Bientôt, ses mains entrèrent en contact avec quelque chose de dur. Il tira dessus et découvrit un paquet carré d’une trentaine de centimètres de côté et de quelques centimètres seulement d’épaisseur. Le paquet était extrêmement lourd. Il arracha le papier d’emballage à moitié pourri puis le tissu grossier qui servait à protéger l’objet.
C’était une chose brillante, métallique et lourde. Cuza retint son souffle – il avait d’abord cru que c’était une croix. Mais c’était une supposition complètement absurde. Cela avait vaguement la forme d’une croix, et les contours étaient ceux des milliers de symboles incrustés dans les pierres du donjon. Il était toutefois impossible de les comparer avec l’objet qui gisait dans cette fosse, car c’était là le modèle original, épais de près de trois centimètres, l’archétype sur lequel tous les autres avaient été copiés. La partie verticale était pratiquement cylindrique ; elle semblait faite d’or pur et une profonde encoche avait été pratiquée dans l’une de ses extrémités. La partie transversale devait être en argent. Cuza y jeta un rapide coup d’œil mais n’y découvrit ni dessins ni inscriptions.

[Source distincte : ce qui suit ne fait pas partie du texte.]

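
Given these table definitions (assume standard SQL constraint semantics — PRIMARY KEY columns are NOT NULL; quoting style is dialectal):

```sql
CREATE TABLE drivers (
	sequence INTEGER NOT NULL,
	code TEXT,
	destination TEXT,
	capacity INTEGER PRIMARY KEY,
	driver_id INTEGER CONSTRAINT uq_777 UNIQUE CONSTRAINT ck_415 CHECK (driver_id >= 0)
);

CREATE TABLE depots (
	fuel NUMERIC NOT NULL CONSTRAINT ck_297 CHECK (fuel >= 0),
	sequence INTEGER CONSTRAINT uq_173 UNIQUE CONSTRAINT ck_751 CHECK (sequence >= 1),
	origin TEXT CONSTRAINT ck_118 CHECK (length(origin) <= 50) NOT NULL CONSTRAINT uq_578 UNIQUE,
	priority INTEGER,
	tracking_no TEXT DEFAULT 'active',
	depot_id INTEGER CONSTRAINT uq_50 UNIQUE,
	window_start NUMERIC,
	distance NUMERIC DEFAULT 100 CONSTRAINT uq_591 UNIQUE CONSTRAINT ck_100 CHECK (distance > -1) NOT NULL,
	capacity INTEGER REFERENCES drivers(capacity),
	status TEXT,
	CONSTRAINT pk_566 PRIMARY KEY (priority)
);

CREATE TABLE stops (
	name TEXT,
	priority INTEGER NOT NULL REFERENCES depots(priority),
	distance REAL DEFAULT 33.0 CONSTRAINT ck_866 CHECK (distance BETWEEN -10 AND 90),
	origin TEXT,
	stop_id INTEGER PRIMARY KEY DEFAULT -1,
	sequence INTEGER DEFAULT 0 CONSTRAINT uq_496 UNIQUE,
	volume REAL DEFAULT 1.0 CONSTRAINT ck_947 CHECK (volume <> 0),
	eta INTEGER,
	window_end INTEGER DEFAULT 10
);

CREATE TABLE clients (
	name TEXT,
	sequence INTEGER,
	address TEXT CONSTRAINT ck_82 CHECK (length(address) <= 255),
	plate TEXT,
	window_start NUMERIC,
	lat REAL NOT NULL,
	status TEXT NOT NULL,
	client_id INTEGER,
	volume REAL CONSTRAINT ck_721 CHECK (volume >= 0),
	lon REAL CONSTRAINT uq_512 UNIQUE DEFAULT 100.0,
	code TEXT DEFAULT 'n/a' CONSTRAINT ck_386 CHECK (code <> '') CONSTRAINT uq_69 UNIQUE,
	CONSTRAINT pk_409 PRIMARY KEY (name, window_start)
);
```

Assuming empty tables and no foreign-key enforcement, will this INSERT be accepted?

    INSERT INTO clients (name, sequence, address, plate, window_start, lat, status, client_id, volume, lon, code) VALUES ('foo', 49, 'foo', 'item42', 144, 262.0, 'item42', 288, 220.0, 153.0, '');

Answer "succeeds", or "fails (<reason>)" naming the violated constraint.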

Le talisman de Molasar – la clef de sa puissance ! Cuza était troublé – cet objet était chargé et il pouvait sentir le magnétisme irradier dans ses doigts. Il le tendit à bout de bras pour le montrer à Molasar et y décela une légère phosphorescence – mais peut-être n’était-ce qu’un reflet de lumière sur la surface polie.
— Je l’ai trouvé !
Il ne pouvait voir Molasar mais il remarqua que les cadavres reculèrent quand il brandit le talisman au-dessus de sa tête.
— Molasar ? Vous m’entendez ?
— Oui, fit une voix lointaine. Mon pouvoir est actuellement entre vos mains. Gardez-le jalousement tant que vous ne lui aurez pas trouvé une cachette absolument sûre.
Fou de joie, Cuza serrait le talisman dans sa main.
— Quand pourrai-je partir ? Et comment ?
— Très bientôt – dès que j’en aurai fini avec les envahisseurs allemands. Ils vont devoir payer pour avoir osé franchir les portes de mon domaine.